Playing with Routes

Thanks to code.org for this video!

Watch the video above before moving on to investigate the structure of the Internet.

Traceroute

First, we are going to enumerate the nodes an Internet request takes when we connect to it. The program available to do that is called traceroute. The program takes many options but for this lab we only need one: The target computer. So let's go ahead and try it:

trace route example

This output tells us that the example request from a sodabread.icsi.berkeley.edu went through 12 nodes. It also tells us that the actual destination www.google.com was never reached. Instead we were redirected to a computer called nuq04s19-in-f17 in the domain 1e100.net. This is not unusual, since the service www.google.com with it's billions of users every day could not be hosted by a single computer. In addition to the nodes, we also see times in ms. These indicate 3 samples of latency measurements the tool did to on it's way to the end host.

A note: Sometimes, tracing the route does not succeed completely. You will see three stars * * * if that happens. If a route seems to take too long, press CTRL+C together to abort.

On Linux machines, traceroute often needs to be invoked as /usr/sbin/traceroute. Under Windows, the command is tracert. Your TA or lab assistant can help you with that.

Now, use traceroute to answer and discuss the following questions with your lab partner.

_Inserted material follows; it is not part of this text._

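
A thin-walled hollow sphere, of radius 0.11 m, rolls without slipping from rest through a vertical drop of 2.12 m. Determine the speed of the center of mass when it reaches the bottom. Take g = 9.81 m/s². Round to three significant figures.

v ≈ 5.00 m/s

Here I = (2/3)MR², so the shape factor k = I/(MR²) = 2/3.
Since it rolls without slipping, ω = v/R and KE = ½Mv² + ½Iω² = ½(1+k)Mv² = (5/6)Mv².
Energy conservation: Mgh = (5/6)Mv², so v = √(2gh/(1+k)) = √(2 × 9.81 × 2.12 / 1.667) ≈ 5.00 m/s.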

How long is the routing trace to: www.facebook.com, www.cnn.com, www.berkeley.edu, www.stanford.edu, www.cas.cn, and www.berlin.de?
Pick a traced route from above and compare to your lab neighbor. Are they different? If so, how?
Choose a computer (either from above or on your own) that is some distance away and traceroute it three times. Does the output differ? [it usually would]
Pick several hosts in California, in the US (but not in CA), and overseas and trace the routes.

Can you say that routes are longer based on geographical distance?
What about latency vs geographical distance?
Does the route follow a geographically-sensible path, i.e. is every node coming closer to the target in geographical distance?

How long was your shortest route ever measured in the above experiments?

After all this work, on to a fun one. Try this:

/usr/sbin/traceroute 216.81.59.173

Whois

Thanks to code.org for this video!

By now, you must have started wondering who all these nodes belong to. Fortunately, there is a way to find out: The whois program allows querying the the top-level domain name registrar to find out the administrator (provider) and the owner of a domain. With the default options, the program will only work with .com, .net, .edu, and .org domains. If you are interested, you can use the command

man
      whois

to find out how to query other top-level domains (use arrow keys to scroll, press q to quit). Note, that the whois program takes a domain, not a hostname. So whois www.berkeley.edu will not result in any useful information, the query should be

whois

      berkeley.edu

. A typical output looks like this:
whois berkeley.edu
output

More interestingly, you can use whois on IP addresses. In that case, whois will query the domain that the IP address belongs to automatically. For example, try a whois 128.32.136.3. A note: whois output can be quite long. Keep in mind that you can scroll in a commend line console by using either the scroll bars, your mouse wheel, or the SHIFT+PGUP and SHIFT+PGDOWN keys.

Now use whois to answer the following questions:

Who do the nodes belong to in the above shown www.google.com traceroute?
How many legal entities can see your search queries packets (e.g. we are not asking for nodes but companies or individuals owning them)?